Rawlings School of Divinity


Doctor of Ministry (DMin)


Michael C. Whittington


Love, Forgiveness, Truth, Peace, Evil, Hate, Racism


Christianity | Religion | Religious Thought, Theology and Philosophy of Religion


In a nation mired in racial violence, how can African American churches reach the divided communities with the love of Jesus Christ? What methods can African American pastors use to enlighten their communities and seek racial unity within the greater community? How can African American pastors share this single truth with their communities: As long as America is divided by racial bigotry, economic disparity, and cultural indifference, every citizen is injured, and our nation is bound to fail. Although similar questions are asked nationwide, this thesis focuses on the perspectives of African American pastors and their churches from the Gullah culture in the lower Carolinas.
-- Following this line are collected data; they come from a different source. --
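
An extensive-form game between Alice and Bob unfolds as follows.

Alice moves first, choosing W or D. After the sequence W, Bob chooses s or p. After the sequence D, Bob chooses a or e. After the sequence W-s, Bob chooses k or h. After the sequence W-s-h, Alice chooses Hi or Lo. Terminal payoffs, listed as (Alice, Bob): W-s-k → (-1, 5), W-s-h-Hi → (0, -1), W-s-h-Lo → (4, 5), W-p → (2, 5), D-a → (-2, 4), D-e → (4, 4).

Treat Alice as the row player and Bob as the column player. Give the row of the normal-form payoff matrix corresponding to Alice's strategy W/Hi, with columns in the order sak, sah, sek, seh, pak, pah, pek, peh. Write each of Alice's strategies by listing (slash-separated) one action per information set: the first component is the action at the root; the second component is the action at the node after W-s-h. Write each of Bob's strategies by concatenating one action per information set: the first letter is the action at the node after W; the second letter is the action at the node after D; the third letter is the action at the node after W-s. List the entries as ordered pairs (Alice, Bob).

vs sak: Alice plays W → Bob plays s at [W] → Bob plays k at [W-s] → (-1, 5)
vs sah: Alice plays W → Bob plays s at [W] → Bob plays h at [W-s] → Alice plays Hi at [W-s-h] → (0, -1)
vs sek: Alice plays W → Bob plays s at [W] → Bob plays k at [W-s] → (-1, 5)
vs seh: Alice plays W → Bob plays s at [W] → Bob plays h at [W-s] → Alice plays Hi at [W-s-h] → (0, -1)
vs pak: Alice plays W → Bob plays p at [W] → (2, 5)
vs pah: Alice plays W → Bob plays p at [W] → (2, 5)
vs pek: Alice plays W → Bob plays p at [W] → (2, 5)
vs peh: Alice plays W → Bob plays p at [W] → (2, 5)

(-1,5) (0,-1) (-1,5) (0,-1) (2,5) (2,5) (2,5) (2,5)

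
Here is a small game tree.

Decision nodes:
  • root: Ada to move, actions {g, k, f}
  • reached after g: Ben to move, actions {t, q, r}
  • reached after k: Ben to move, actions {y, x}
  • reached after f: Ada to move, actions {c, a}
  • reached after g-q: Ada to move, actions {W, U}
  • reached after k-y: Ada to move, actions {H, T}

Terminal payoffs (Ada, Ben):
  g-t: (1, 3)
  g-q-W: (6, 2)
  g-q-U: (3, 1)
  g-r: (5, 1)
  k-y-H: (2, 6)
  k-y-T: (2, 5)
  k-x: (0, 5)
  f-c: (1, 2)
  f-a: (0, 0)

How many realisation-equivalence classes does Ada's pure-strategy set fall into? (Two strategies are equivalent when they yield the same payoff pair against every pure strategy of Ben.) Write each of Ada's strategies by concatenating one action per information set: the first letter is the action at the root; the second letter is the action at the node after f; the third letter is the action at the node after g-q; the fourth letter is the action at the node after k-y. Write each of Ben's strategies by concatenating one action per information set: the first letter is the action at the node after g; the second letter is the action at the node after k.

6

Ada has 24 pure strategies: gcWH, gcWT, gcUH, gcUT, gaWH, gaWT, gaUH, gaUT, kcWH, kcWT, kcUH, kcUT, kaWH, kaWT, kaUH, kaUT, fcWH, fcWT, fcUH, fcUT, faWH, faWT, faUH, faUT. Columns: ty, tx, qy, qx, ry, rx.
{gcWH, gcWT, gaWH, gaWT} → row (1,3) (1,3) (6,2) (6,2) (5,1) (5,1)
{gcUH, gcUT, gaUH, gaUT} → row (1,3) (1,3) (3,1) (3,1) (5,1) (5,1)
{kcWH, kcUH, kaWH, kaUH} → row (2,6) (0,5) (2,6) (0,5) (2,6) (0,5)
{kcWT, kcUT, kaWT, kaUT} → row (2,5) (0,5) (2,5) (0,5) (2,5) (0,5)
{fcWH, fcWT, fcUH, fcUT} → row (1,2) (1,2) (1,2) (1,2) (1,2) (1,2)
{faWH, faWT, faUH, faUT} → row (0,0) (0,0) (0,0) (0,0) (0,0) (0,0)
That's 6 distinct rows out of 24 strategies.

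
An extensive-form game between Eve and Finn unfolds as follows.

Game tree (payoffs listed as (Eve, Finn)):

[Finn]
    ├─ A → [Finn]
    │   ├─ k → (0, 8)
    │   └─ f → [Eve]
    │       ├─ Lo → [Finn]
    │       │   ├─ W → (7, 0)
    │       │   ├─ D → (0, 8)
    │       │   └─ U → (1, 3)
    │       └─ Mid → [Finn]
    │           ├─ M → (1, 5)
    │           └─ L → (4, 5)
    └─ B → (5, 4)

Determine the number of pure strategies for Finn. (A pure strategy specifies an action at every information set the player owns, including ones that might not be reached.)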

As descendants of enslaved Africans, Low Country Christians are the standard-bearers of a culture that has preserved much of the African linguistic and cultural heritage of various peoples and absorbed new influences from other regions. Coming from this unique culture—one born in violence and diversity—Low Country African American pastors are ideally suited to address America’s racial divide and help the country realize the Founders’ promise that “all men are created equal.” Through their unique pastoral style of preaching and teaching their congregations with love, honesty, and good temperament, Low Country pastors are both culturally and biblically equipped to share the good news of Christ and help unify our nation. Supported by quantitative and qualitative analysis, this thesis provides a unique model of “brotherly love” in Jesus Christ, grounded in biblical exegesis and Low Country Gullah culture.